CHEYENNE — When state lawmakers gavel in at the state Capitol for their month-long session, they will have a lot on their plates.
At the top of the Wyoming Legislature’s agenda will be consideration of Gov. Mark Gordon’s supplemental budget, which contains roughly $515 million in cuts to state agencies, a portion of which were implemented last summer.
In Gordon’s supplemental budget, the largest proposed cuts are to the Wyoming Department of Health, which would see its state funding cut by about $135 million, along with roughly $48 million in federal funding. The cuts will impact programs across Wyoming, with substantial impacts on the most vulnerable populations.
Health programs aiming to help Wyomingites through tough times are on the chopping block. Andi Summerville, executive director of the Wyoming Association of Mental Health and Substance Abuse Centers, said her members’ greatest concern is the wide-ranging reductions within a roughly $15 million cut to the department’s Behavioral Health Division.
“That funding makes up the bulk of the state contracts for community mental health centers, who provide mental health and substance use services to anybody, regardless of their ability to pay, and so it really targets a group of residents in Wyoming that don’t have any other options in terms of mental health care,” Summerville said.
While the budget cuts could bring immediate savings in Wyoming’s general fund, Summerville questioned how much the state would ultimately save, with other health care costs likely to accrue due to the loss of community-based services.
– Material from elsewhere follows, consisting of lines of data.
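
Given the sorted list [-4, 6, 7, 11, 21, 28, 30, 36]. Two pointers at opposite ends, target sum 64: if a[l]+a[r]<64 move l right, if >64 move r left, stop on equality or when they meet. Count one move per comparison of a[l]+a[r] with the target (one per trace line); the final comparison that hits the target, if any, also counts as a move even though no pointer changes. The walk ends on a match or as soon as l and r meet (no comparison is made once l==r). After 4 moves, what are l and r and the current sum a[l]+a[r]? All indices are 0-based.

l=4, r=7, sum=57

l=0 r=7: -4+36=32 <64, l++
l=1 r=7: 6+36=42 <64, l++
l=2 r=7: 7+36=43 <64, l++
l=3 r=7: 11+36=47 <64, l++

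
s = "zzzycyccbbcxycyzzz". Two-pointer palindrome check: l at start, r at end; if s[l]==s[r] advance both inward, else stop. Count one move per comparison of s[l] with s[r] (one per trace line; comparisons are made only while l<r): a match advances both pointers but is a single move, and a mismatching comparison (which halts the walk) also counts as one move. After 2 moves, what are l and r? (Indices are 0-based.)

[0,17] 'z'=='z' → l++,r--
[1,16] 'z'=='z' → l++,r--

l=2, r=15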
“What we know on the ground is that if somebody can’t get into treatment, if they don’t have access, then those people don’t receive treatment, and then things culminate into a crisis situation, which sends them to the ER or in law enforcement encounters, potentially leading to going to the state hospital,” Summerville said.
Her point was echoed in a recent statement from AARP Wyoming, which highlighted another budget proposal: the elimination of the Wyoming Home Services program, which provides in-home services to roughly 1,900 elderly and disabled residents across the state. Some 98% of the program’s participants need help with at least two “instrumental activities of daily living,” according to AARP Wyoming.
At a total cost of roughly $2.75 million, the Home Services program provides care at a monthly cost of roughly $200 per participant. By comparison, nursing home care can cost the Medicaid program roughly $4,300 per person each month.
Rep. Sue Wilson, R-Cheyenne, who chairs the House Labor, Health and Social Services Committee, said with recent revenue forecasts improving from the dismal projections of last spring, there could be some opportunities to put funding back into the Department of Health.
Debate over the supplemental budget, which is detailed in a 2,056-page document, will be lengthy. Wilson said she was aware of some individual lawmakers planning to bring as many as 50 to 100 budget amendments, each of which could produce some discussion.
The decisions lawmakers make over the next month will have effects that last well beyond the upcoming fiscal year. For mental health and substance abuse services, the work that has gone into building out that network of providers could be swiftly undone, Summerville said.
“There is a lot of concern that if we have to reduce (mental health supports), it’s not something we could put back in place in two years if the state’s fiscal picture just suddenly improves,” Summerville said. “If we have to lose providers and cut services or close programs, those are things that may not come back at all, or they may take 10 or 15 or 20 years to come back.”
While much of the focus will be on the supplemental budget, education spending is also expected to be front and center during the general session, with lawmakers set to consider a bill that would cut $100 million from the K-12 funding model.
During a House Education Committee meeting, legislators heard from educators across the state, many of whom pushed state lawmakers to consider revenue-raising measures in lieu of cutting Wyoming’s public education system.
“For the most part, the Senate is cautious about new revenue, from what I gather, but we’ll see,” Senate President Dan Dockstader, R-Afton, told reporters during a January press conference.
Any revenue-raising legislation is required to start in the House of Representatives, and during the same press conference, House Majority Floor Leader Albert Sommers, R-Pinedale, said he expects “robust discussion” in his chamber about revenue options for education.
During lawmakers’ virtual meetings in recent weeks, two revenue-raising bills — one to raise the state’s tobacco tax on cigarette packs by 24 cents and another to hike the state’s fuel tax by nine cents per gallon — have gained approval from legislative committees, meaning they could be debated in the House as soon as this week.